Une indiscrétion à propos d’un programme de travail de la Commission a toutefois révélé que l’action – qui n’a déjà que trop tardé – concernant l’égalité salariale entre hommes et femmes et une plus juste rémunération des travailleuses pourrait bien être reléguée aux oubliettes. On peut lire :

« Bien que la transparence des rémunérations ait été inscrite dans les orientations politiques, il faut noter que tout changement important entrainera inévitablement un surcroît de charge administrative pour les entreprises. Il faut donc s’interroger si l’automne est réellement le moment approprié pour cette proposition. »

La CES estime que tout nouveau retard serait une trahison à l’égard des millions de femmes qui occupent une part disproportionnée d’emplois qui les placent en première ligne de la crise sanitaire.

Les données Eurostat montrent que 78% de l’ensemble du personnel des soins de santé, y compris 4,1 millions de prestataires d’aide aux personnes, mal payés mais très exposés, sont des femmes.

La Secrétaire générale adjointe de la CES, Esther Lynch, a écrit à Helena Dalli, la Commissaire pour l’égalité, pour la prévenir que ne pas agir maintenant serait une « erreur aux conséquences considérables ». Elle explique :

« Les plans de la Commission visant à renoncer aux mesures contraignantes en matière de rémunérations constituent une trahison à l’égard des millions de travailleuses qui risquent leur vie dans des emplois essentiels pour combattre la crise. »

« Les femmes constituent la majorité du personnel infirmier, de soins, de nettoyage et du secteur de la distribution qui travaille dur depuis le début de cette crise.
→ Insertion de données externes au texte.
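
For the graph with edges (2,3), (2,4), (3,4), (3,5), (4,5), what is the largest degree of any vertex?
3 (attained at vertices 3, 4)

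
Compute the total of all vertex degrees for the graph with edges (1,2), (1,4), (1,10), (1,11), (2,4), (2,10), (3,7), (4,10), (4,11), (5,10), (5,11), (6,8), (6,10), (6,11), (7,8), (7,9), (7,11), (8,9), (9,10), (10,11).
40 (handshake: sum of degrees = 2|E| = 2 x 20 = 40)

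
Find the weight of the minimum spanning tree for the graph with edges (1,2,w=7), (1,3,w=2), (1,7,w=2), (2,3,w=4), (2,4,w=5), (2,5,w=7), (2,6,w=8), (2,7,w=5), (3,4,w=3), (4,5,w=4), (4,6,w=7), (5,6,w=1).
16 (MST edges: (1,3,w=2), (1,7,w=2), (2,3,w=4), (3,4,w=3), (4,5,w=4), (5,6,w=1); sum of weights 2 + 2 + 4 + 3 + 4 + 1 = 16)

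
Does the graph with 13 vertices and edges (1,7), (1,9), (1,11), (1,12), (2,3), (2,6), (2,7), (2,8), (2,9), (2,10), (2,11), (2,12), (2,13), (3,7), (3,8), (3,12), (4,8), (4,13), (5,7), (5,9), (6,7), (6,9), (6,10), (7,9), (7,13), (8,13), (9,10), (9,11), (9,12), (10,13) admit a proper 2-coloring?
No (odd cycle of length 3: 7 -> 1 -> 9 -> 7)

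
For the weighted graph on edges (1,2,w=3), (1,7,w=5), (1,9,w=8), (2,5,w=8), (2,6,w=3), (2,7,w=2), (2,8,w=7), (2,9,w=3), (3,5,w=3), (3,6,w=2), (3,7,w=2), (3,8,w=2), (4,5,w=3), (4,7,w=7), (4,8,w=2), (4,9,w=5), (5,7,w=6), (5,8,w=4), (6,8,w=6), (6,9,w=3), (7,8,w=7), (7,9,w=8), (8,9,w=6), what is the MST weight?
19 (MST edges: (1,2,w=3), (2,7,w=2), (2,9,w=3), (3,5,w=3), (3,6,w=2), (3,7,w=2), (3,8,w=2), (4,8,w=2); sum of weights 3 + 2 + 3 + 3 + 2 + 2 + 2 + 2 = 19)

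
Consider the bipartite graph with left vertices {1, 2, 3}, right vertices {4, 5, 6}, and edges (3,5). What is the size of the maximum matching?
1 (matching: (3,5); upper bound min(|L|,|R|) = min(3,3) = 3)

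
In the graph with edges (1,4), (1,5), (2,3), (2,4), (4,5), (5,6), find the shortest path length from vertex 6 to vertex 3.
4 (path: 6 -> 5 -> 4 -> 2 -> 3, 4 edges)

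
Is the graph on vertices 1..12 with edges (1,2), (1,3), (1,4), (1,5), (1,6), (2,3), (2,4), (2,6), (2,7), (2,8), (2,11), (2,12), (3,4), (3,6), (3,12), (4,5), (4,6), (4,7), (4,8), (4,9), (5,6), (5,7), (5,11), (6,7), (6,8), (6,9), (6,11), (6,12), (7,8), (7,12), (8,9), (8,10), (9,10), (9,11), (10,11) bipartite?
No (odd cycle of length 3: 4 -> 1 -> 6 -> 4)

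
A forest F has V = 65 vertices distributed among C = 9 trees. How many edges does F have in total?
56 (Each of the 9 component trees on V_i vertices has V_i - 1 edges; summing gives V - C = 65 - 9 = 56)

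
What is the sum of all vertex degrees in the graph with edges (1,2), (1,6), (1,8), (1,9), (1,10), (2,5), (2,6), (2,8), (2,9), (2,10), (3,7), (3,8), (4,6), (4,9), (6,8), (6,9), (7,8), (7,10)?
36 (handshake: sum of degrees = 2|E| = 2 x 18 = 36)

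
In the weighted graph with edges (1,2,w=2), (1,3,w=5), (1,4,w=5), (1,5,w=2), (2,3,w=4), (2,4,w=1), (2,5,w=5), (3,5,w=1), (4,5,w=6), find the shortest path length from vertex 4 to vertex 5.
5 (path: 4 -> 2 -> 1 -> 5; weights 1 + 2 + 2 = 5)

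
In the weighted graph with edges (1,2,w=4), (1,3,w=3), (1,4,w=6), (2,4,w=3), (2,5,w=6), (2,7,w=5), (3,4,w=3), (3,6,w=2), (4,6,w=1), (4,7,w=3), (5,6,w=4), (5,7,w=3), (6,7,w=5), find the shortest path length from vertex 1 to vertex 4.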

Retarder l’action en faveur d’un juste salaire n’est aucunement une façon de les remercier. »

« Nous rappelons à la Commission que l’égalité salariale n’est pas une prime pour les bons jours mais un principe consacré par les traités européens depuis 1957. Aujourd’hui plus que jamais, il faut que ce principe devienne réalité pour toutes les travailleuses sous-évaluées et sous-payées. »

« La crédibilité de la Présidente de la Commission est en jeu. Ursula von der Leyen a fait de la transparence obligatoire des rémunérations l’une de ses premières priorités. L’abandonner maintenant serait un manquement grave à sa parole. »

Notes :

La CES et plus de 21 syndicats nationaux de 14 États membres ainsi que 6 fédérations syndicales sectorielles européennes ont adressé une lettre aux Commissaires européens pour protester contre la proposition de renoncer aux mesures concernant la transparence des salaires.